No autocarro número 40 do SPN (Sindicato de Professores do Norte) seguiam cerca de 50 professores do Agrupamento de Escolas de Valdevez, concelho de Viana do Castelo. Foi um dos 600 autocarros que rumaram a Lisboa no último sábado repletos de professores descontentes com a política educativa de Maria de Lurdes Rodrigues.

“Deixei tudo por ela, deixei, deixei, deixei as minhas filhas em casa por causa dela [Ministra da Educação], deixei, deixei…”, cantavam os professores no autocarro 40. Ainda havia cerca de seis horas de viagem pela frente – seis horas que não demoraram muito a passar. Logo pelas 9h00 da manhã, na primeira paragem, em Barcelos, faziam-se os primeiros preparativos para a “manif”: distribuíam-se bandeiras, cachecóis e t-shirts.

Tomavam-se os primeiros cafés, fumavam-se os primeiros cigarros da manhã. Nas conversas, poucos temas: a manifestação, a ministra da Educação…O recurso à ironia era uma constante: “A GNR vai à nossa frente, vai-nos fazer um inquérito”, “Vai estar cheio de ‘Socretinos’”, “Somos professores, somos uns tolos”.

O descontentamento era visível nas frases e cânticos que entoavam, mas não nas caras. “Espero que a ministra da Educação pare para pensar. Acho que ela não vai recuar – nem se trata sequer de recuar no processo de avaliação: é uma questão de parar e reformular alguns aspectos que estão menos bem e avançar a seguir. Nós não queremos que ela pare, nem que deixe de fazer avaliação”, diz Augusta Fernandes, professora do ensino básico.

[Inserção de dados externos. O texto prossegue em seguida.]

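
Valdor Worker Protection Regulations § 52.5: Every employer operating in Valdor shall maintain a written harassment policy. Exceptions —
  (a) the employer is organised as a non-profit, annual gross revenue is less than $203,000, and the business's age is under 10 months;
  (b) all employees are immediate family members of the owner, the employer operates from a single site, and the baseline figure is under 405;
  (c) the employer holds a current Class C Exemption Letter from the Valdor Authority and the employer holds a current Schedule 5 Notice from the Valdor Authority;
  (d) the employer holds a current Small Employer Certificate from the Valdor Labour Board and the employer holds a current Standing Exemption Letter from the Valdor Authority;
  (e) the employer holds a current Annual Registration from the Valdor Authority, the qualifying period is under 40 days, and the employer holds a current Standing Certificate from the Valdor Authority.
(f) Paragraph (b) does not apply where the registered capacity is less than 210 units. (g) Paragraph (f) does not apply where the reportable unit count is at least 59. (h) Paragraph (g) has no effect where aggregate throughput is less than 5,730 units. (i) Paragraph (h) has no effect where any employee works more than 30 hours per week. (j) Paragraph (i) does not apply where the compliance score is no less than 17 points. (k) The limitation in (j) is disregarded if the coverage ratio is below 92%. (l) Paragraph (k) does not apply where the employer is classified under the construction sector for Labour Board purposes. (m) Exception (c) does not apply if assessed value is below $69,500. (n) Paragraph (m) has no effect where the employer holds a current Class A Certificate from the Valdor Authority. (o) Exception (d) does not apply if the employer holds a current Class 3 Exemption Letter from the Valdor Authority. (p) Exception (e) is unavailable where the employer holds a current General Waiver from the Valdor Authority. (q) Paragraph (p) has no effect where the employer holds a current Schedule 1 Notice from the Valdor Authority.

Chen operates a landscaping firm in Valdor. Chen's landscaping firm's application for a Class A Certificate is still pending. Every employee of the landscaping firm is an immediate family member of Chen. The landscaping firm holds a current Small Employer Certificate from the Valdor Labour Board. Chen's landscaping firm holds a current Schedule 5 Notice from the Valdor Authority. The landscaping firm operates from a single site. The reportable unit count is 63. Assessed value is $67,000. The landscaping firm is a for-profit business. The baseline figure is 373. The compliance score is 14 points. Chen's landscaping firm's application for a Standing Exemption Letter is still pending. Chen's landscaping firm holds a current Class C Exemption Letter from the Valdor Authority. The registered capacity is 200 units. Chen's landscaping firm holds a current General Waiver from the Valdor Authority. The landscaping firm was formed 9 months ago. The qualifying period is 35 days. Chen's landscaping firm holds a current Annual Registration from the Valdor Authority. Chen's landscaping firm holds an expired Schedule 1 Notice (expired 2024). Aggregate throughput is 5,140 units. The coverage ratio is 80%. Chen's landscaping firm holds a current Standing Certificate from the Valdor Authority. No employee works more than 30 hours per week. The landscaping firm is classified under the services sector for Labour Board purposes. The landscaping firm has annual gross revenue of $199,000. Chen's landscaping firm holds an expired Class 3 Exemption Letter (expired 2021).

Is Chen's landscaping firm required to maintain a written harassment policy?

Yes — Chen's landscaping firm must maintain a written harassment policy.

Exception (a) requires that the employer is organised as a non-profit; but the employer is for-profit, so (a) is unavailable.
Exception (b)'s conditions are all satisfied: every employee is an immediate family member; the employer operates from a single site; the baseline figure is 373, under the 405 limit. Turning to paragraphs (f)–(l): (f) applies — the registered capacity is 200 units, less than the 210 units limit. (g) would limit (f) — the reportable unit count is 63, meeting the 59 threshold — but (h) sets (g) aside: (h) operates against (g): aggregate throughput is 5,140 units, less than the 5,730 units limit. (i) is not engaged (no employee exceeds 30 hours/week), so (h) stands. (b) is therefore removed.
Exception (c) is satisfied on its face — a current Class C Exemption Letter is held; a current Schedule 5 Notice is held. However, paragraphs (m)–(n) must be considered: (m) operates against (c): assessed value is $67,000, below the $69,500 limit. (n), which would lift (m), is not engaged — no current Class A Certificate is held. Exception (c) does not apply.
Exception (d) fails — no current Standing Exemption Letter is held.
Exception (e) is satisfied on its face — a current Annual Registration is held; the qualifying period is 35 days, under the 40 days limit; a current Standing Certificate is held. However, paragraphs (p)–(q) must be considered: (p) operates against (e): a current General Waiver is held. (q), which would lift (p), does not operate here — the Schedule 1 Notice is not current. So (e) is unavailable.
No exception is made out. Chen's landscaping firm falls within the general rule.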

Seguiu-se viagem. De volta ao autocarro, cantam-se mais umas canções para, depois, falar-se de coisas sérias: foram lidas as reivindicações sindicais e subscreveram-se abaixo-assinados sobre negociação de horários e legislação sobre educação especial.

Chegados ao Marquês

Pouco antes das 15h00, milhares de professores já estão no Marquês de Pombal, em Lisboa. “Hoje a inundação vai ser de professores”, dizia um dos manifestantes à saída do autocarro. O caminho até ao Terreiro do Paço faz-se a passo lento; milhares de professores ainda permaneciam dentro dos autocarros, enquanto outros milhares entupiam as ruas de Lisboa.

Muitos curiosos assistiam à marcha e misturavam-se com os manifestantes e as dezenas de jornalistas que os acompanhavam. Manuel Vieira, professor do ensino secundário, defende a demissão da ministra porque “todas as vias do diálogo estão esgotadas”.

“Oh titi, oh titi, quem te avalia a ti?”, “Oh ministra, oh ministra, estou aqui, estou aqui, só para dizer, sai daí!”, “Basta!”, gritavam os professores em uníssono. Entre bandeiras e cartazes, t-shirts com frases irónicas, cachecóis, cantava-se o desagrado com a reforma educativa. Ao longo da Avenida da Liberdade elevaram-se cravos, cantou-se o hino nacional e músicas que faziam lembrar a Revolução de 1974.

“Ministra vai embora”

O Terreiro do Paço era a meta da marcha. Unidos, os professores ouviam os discursos dos dirigentes sindicais, músicas de mudança e fortes críticas à ministra da Educação. Por momentos, esqueciam-se as reivindicações para uma melhor política educativa e apenas se pedia a demissão da ministra. “Fascista”,”A escola está na rua, ministra, a culpa é tua”, “Está na hora, está na hora, de a ministra ir embora”, gritavam.

O palco, frente à estátua do rei D. José I, concentrava os principais dirigentes sindicais. “Os grandes líderes arrastam multidões, os nossos líderes são arrasados pelas multidões”, proferiu Deolinda Martin, do Sindicato de Professores da Grande Lisboa.

100 mil professores

O primeiro grito de vitória deu-se aquando da confirmação dos números de adesão à “manif.” 85 mil professores estavam reunidos em Lisboa por volta das 16h00. Mas a alegria foi ainda maior quando a PSP confirmava a presença de 100 mil professores (mais de um terço da classe profissional, segundo a Fenprof), o que excedeu as expectativas dos próprios sindicatos.

SPN no fim

Quem veio de mais longe foi quem mais tarde se juntou no Terreiro do Paço. A cauda da manifestação, composta por professores do SPN, só chegou junto da praça quando os discursos já estavam a terminar. De qualquer forma, não houve desânimo, apenas cansaço que durou até às duas da madrugada, hora a que chegaram a casa.

Abel Macedo, secretário-geral do SPN, afirmou ao JPN que “a ofensiva do Governo está a apoucar a escola pública”, garantindo que os professores não vão parar de lutar.